También él se rió y volvió a besarla. Y entonces empezó a hacerle el amor, a besarla, a tocarla, a disfrutar de ella mientras Sofía descubría, encantada, que cuando cerraba los ojos al único que veía era a David.

Capítulo 28

– Supe que algo se cocinaba el fin de semana que estuvimos allí con Gonzalo -decía Zaza un mes más tarde-. Podía leerlo en tus ojos, David. Eres un pésimo actor -dijo, soltando una risotada ronca. Él la había llamado esa mañana para invitarla a comer ya que iba a estar unos días en la ciudad por negocios.

– No soporto estar lejos de ella -había dicho cuando le había hablado de su relación.

– El pobre Gonzalo estaba muy dolido -añadió Zaza, llevándose la copa de vino a sus labios violetas.

– Pensaba que se enamoraría de él -dijo David con timidez.

– Y yo, por eso sugerí que le invitaras. Si hubiera imaginado lo que sentías por ella, jamás se me habría ocurrido hacer algo semejante. ¿Me perdonas?

– Qué mala eres, Zaza. A pesar de todo, no puedo evitar quererte -dijo David riéndose entre dientes mientras abría la carta.

– ¿Y qué piensas hacer? -preguntó-. ¿Te molesta que fume?

– En absoluto.

– ¿Y?

– No lo sé.

– Naturalmente, te casarás con ella -dijo, y al instante sintió que se le hacía un nudo en la garganta.

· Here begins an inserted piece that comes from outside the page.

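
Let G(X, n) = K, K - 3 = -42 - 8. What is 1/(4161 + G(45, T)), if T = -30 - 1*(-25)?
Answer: 1/4114 ≈ 0.00024307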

– No lo sé. Bueno, ¿qué te apetece comer? -preguntó, llamando al camarero. Pero Zaza no se daba tan fácilmente por vencida cuando tenía una misión. Pidió rápidamente y retomó su interrogatorio.

– Seguro que ella quiere casarse. Todas las chicas quieren casarse. ¿Y qué pasa con Ariella?

– ¿Ariella? Llevamos siete años divorciados.

– ¿Le has hablado de ella a Sofía? Querrá saber.

– ¿Qué hay que saber sobre Ariella? Fue mi esposa y una gran jardinera.

– Una zorra, una zorra insoportablemente guapa -dijo Zaza, saboreando la palabra «zorra»-. Se pondrá furiosa cuando se entere.

– No, qué va. Está feliz en Francia con su novio -dijo David. En otro momento se habría sentido resentido ante el recuerdo de aquel joven francés de suaves modales que le había robado a su mujer. Cuando Ariella se fue con él, David se había quedado deshecho. Pero eso ya era parte del pasado y ahora tenía a Sofía, a la que amaba más de lo que nunca había querido a Ariella.

– Volverá para complicarte las cosas, apuesto lo que quieras. Querrá volver a conquistarte cuando se entere de que estás con otra. Eso es lo curioso de Ariella, siempre quiere lo que no puede tener; ahora le resultarás irresistible.

– No entiendes a Ariella en absoluto -dijo David, dando el tema por zanjado.

– Tú tampoco. Sólo una mujer entiende a otra mujer. Yo la entiendo como tú nunca podrás hacerlo. Es muy retorcida. Le encantan los retos. Le gusta sorprender, hacer lo que menos se espera de ella. Disfruta jugando con la gente -dijo Zaza, entrecerrando los ojos-. Por supuesto que nunca conseguirá jugar conmigo. No, nunca pudo conmigo. Pero volverá, acuérdate de lo que te digo.

– De acuerdo, basta ya de hablar de Ariella. ¿Cómo está Tony? -preguntó David, haciéndose a un lado para que el camarero pudiera dejar el humeante plato de róbalo delante de él.

– ¿Y tu madre? ¿Ya le has presentado a tu madre? -dijo Zaza, pasando su pregunta por alto. Se inclinó para oler la sopa de chirivía.

– No, todavía no.

– Pero se la presentarás, ¿verdad?

– No hay ninguna razón para hacer pasar a Sofía por eso.

– Bueno, supongo que estaba encantada con Ariella, ¿no? El pedigrí ideal, la unión ideal. Brillante, educada en Oxford y con mucha clase. No le gustará una argentina. No podrá decir: «Qué ideal, los Norfolk Solanas». Como no sabrá nada de ella no podrá encasillarla. Dios, cariño, ¿Sofía es católica?

– No lo sé. No se lo he preguntado -admitió David pacientemente.

– Dios no lo quiera. ¡Una católica! En ese caso no hay que abrigar demasiadas esperanzas, ¿no crees? De todas formas, eres su único hijo. Supongo que acabará por alegrarse al verte feliz, ¿no?

– No le he hablado de Sofía y no pienso hacerlo. No es asunto suyo. No hará más que poner trabas e incordiar. ¿Para qué darle la oportunidad?

– Siempre me ha sorprendido que un dragón como Elizabeth Harrison haya podido tener un hijo tan adorable como tú. En serio, David, no deja de sorprenderme.

Zaza agitó la cuchara en el aire como si se tratara de un cigarrillo.